C'est la fille de Jacques Tati, Sophie Tatischeff également réalisatrice, qui a transmis le scénario inachevé à Sylvain Chomet. Informée de l'intérêt du réalisateur et enthousiasmée par Les Triplettes de Belleville, elle prend elle-même contact avec le producteur Didier Brunner et lance le projet. Ainsi "légitimé", Chomet est plus libre : "Je me suis senti accepté, bienvenu, "validé", en quelque sorte par Sophie. Et non pas "écrasé" par la silhouette de Tati. Je connaissais très bien son cinéma, ses films, car il a toujours fait partie de ma vie." Il reprend ainsi le flambeau de son glorieux aîné et ne retouche que ce qui s'avère nécessaire : "J’ai changé seulement 30% du script, principalement parce qu’il y avait des scènes qui avaient été visiblement moins développées que d’autres, ou que Tati devait avoir visualisées avec tant de précision dans sa tête qu’il ne les avait décrites que de manière incomplète, elliptique, dans ses notes."
Là où l'intention des Triplettes de Belleville était de construire une atmosphère "baroque" notamment par une densité de plans importante ( environ 1300 ), Sylvain Chomet s'est ici inspiré de l'univers simple, construit par le scénario. Le réalisateur rappelle la difficulté de cette entreprise contraignante consistant à raconter une histoire "d'une apparente simplicité", difficulté particulièrement sensible vu le nombre très réduit de plans ( seulement 400 ), et vu l'absence quasi-totale de dialogues.
En contre-pied à la mode uniformisante qui fait de la 3D un critère prétendument incontournable dans l'animation (et ailleurs), l'utilisation de la 2D est ici revendiquée comme un choix artistique. Ainsi nous l'explique le producteur, Bob Last : "L’illusionniste est un challenge immense d’un point de vue technique et créatif, pas seulement parce que les films en 2D n’ont plus la main mise sur l’animation. Mais surtout en termes d’animation des personnages et d’attention aux détails".

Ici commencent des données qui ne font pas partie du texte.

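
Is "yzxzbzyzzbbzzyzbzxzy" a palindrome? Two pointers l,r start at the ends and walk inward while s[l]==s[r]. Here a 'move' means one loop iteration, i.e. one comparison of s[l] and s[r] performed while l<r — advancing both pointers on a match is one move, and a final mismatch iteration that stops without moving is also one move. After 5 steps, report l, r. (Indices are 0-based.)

l=5, r=14

l=0 r=19: 'y'=='y', l++,r--
l=1 r=18: 'z'=='z', l++,r--
l=2 r=17: 'x'=='x', l++,r--
l=3 r=16: 'z'=='z', l++,r--
l=4 r=15: 'b'=='b', l++,r--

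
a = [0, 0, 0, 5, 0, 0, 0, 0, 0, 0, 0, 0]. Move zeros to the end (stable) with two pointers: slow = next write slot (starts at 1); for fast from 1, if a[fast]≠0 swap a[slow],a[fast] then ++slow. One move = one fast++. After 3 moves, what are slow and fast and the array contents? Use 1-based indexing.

(s=1,f=1) a[fast]=0 → fast++
(s=1,f=2) a[fast]=0 → fast++
(s=1,f=3) a[fast]=0 → fast++

slow=1, fast=4, a=[0, 0, 0, 5, 0, 0, 0, 0, 0, 0, 0, 0]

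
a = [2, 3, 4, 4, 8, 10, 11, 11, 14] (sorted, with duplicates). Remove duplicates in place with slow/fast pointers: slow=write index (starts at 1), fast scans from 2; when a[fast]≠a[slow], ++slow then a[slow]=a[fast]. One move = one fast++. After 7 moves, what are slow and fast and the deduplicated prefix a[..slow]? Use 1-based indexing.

slow=1 fast=2: a[fast]=3≠a[slow]=2 write a[2]=3, slow++,fast++
slow=2 fast=3: a[fast]=4≠a[slow]=3 write a[3]=4, slow++,fast++
slow=3 fast=4: a[fast]=4=a[slow] dup, fast++
slow=3 fast=5: a[fast]=8≠a[slow]=4 write a[4]=8, slow++,fast++
slow=4 fast=6: a[fast]=10≠a[slow]=8 write a[5]=10, slow++,fast++
slow=5 fast=7: a[fast]=11≠a[slow]=10 write a[6]=11, slow++,fast++
slow=6 fast=8: a[fast]=11=a[slow] dup, fast++

slow=6, fast=9, prefix=[2, 3, 4, 8, 10, 11]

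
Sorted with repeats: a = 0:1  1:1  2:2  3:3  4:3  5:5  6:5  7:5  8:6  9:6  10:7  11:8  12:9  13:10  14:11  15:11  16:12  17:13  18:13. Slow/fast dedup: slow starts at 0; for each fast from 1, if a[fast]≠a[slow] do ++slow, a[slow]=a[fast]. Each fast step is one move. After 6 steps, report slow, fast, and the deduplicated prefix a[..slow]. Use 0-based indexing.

(s=0,f=1) a[fast]=1=a[slow] dup → fast++
(s=0,f=2) a[fast]=2≠a[slow]=1 write a[1]=2 → slow++,fast++
(s=1,f=3) a[fast]=3≠a[slow]=2 write a[2]=3 → slow++,fast++
(s=2,f=4) a[fast]=3=a[slow] dup → fast++
(s=2,f=5) a[fast]=5≠a[slow]=3 write a[3]=5 → slow++,fast++
(s=3,f=6) a[fast]=5=a[slow] dup → fast++

slow=3, fast=7, prefix=[1, 2, 3, 5]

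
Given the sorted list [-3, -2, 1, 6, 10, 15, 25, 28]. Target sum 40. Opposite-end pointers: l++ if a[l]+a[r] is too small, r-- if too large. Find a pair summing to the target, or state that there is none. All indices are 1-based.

(15, 25)

[1,8] -3+28=25 <40 → l++
[2,8] -2+28=26 <40 → l++
[3,8] 1+28=29 <40 → l++
[4,8] 6+28=34 <40 → l++
[5,8] 10+28=38 <40 → l++
[6,8] 15+28=43 >40 → r--
[6,7] 15+25=40 → found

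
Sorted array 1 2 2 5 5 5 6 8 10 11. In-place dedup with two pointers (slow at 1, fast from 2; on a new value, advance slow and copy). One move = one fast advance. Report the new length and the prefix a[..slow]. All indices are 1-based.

(s=1,f=2) a[fast]=2≠a[slow]=1 write a[2]=2 → slow++,fast++
(s=2,f=3) a[fast]=2=a[slow] dup → fast++
(s=2,f=4) a[fast]=5≠a[slow]=2 write a[3]=5 → slow++,fast++
(s=3,f=5) a[fast]=5=a[slow] dup → fast++
(s=3,f=6) a[fast]=5=a[slow] dup → fast++
(s=3,f=7) a[fast]=6≠a[slow]=5 write a[4]=6 → slow++,fast++
(s=4,f=8) a[fast]=8≠a[slow]=6 write a[5]=8 → slow++,fast++
(s=5,f=9) a[fast]=10≠a[slow]=8 write a[6]=10 → slow++,fast++
(s=6,f=10) a[fast]=11≠a[slow]=10 write a[7]=11 → slow++,fast++

length 7; prefix = [1, 2, 5, 6, 8, 10, 11]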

Même s'ils ne figurent pas au générique, la participation du duo Jérôme Deschamps et Macha Makeieff, entre autres fondateurs du spectacle décapant des Deschiens, a été capitale. Deschamps gère depuis des années l'héritage de Jacques Tati à travers sa compagnie Les Films de Mon Oncle. Neveu du réalisateur, il a joué à ce titre un rôle prépondérant de conseil et d'accompagnement. Sylvain Chomet exprime son admiration : "Ils m’ont épaulé, et même tenu à bout de bras. C’était vraiment un délice de les avoir auprès de moi, parce que c’est un film qui a duré longtemps, qui a été difficile à faire, et ils ont toujours été présents. Ce sont des gens que je respecte énormément (...) Et ils m’ont accordé une telle confiance que cela m’a permis de tenir jusqu’au bout."
Réalisé pour plus de 11 millions d’euros (dont 9 entièrement dépensés en Ecosse, faisant de ce film le plus cher de l’histoire du cinéma écossais), le long métrage a été successivement attendu à Cannes l’an dernier, puis à Venise et enfin à Toronto pour finalement rester dans les cartons. Sylvain Chomet prenant son temps pour peaufiner le moindre détail, c'est donc finalement à Berlin (11-20 février) que L'illusionniste est présenté pour la première fois au public.
Présenté comme un "jeu" de la part du réalisateur, le film réussit la prouesse de raconter une relation intime entre deux personnages sans ne jamais effectuer de gros plan. Il s'agit là aussi d'une marque de fabrique de Tati, qui racontait toutes ses histoires à "hauteur d'homme", sur la base de cadres larges où les personnages sont toujours "de pied".
Au lendemain de l'inattendu et remarqué succès des Triplettes, Sylvain Chomet ouvre son studio Django Film en 2004 et choisit son emplacement sur les terres des Highlands, à Edimbourgh. L'ambiance brumeuse et mélancolique, si caractéristique de ces grands espaces, lui sied à tel point qu'il l'adopte alors pour ce film.
Le deuxième long-métrage du réalisateur des Triplettes de Belleville est fondé sur un scénario du réalisateur de Play Time, Jacques Tati. Mais comme l'explique Sylvain Chomet à propos de la matrice du scénario, le personnage principal serait en fait davantage une représentation de l'homme Tati dans la vraie vie que du Monsieur Hulot qui l'a rendu célèbre. C'est lorsqu'il est sur scène, en plein exercice de ses cabotinages si distinctifs, que l'on se prend à revoir l'incomparable interprète de Mon oncle.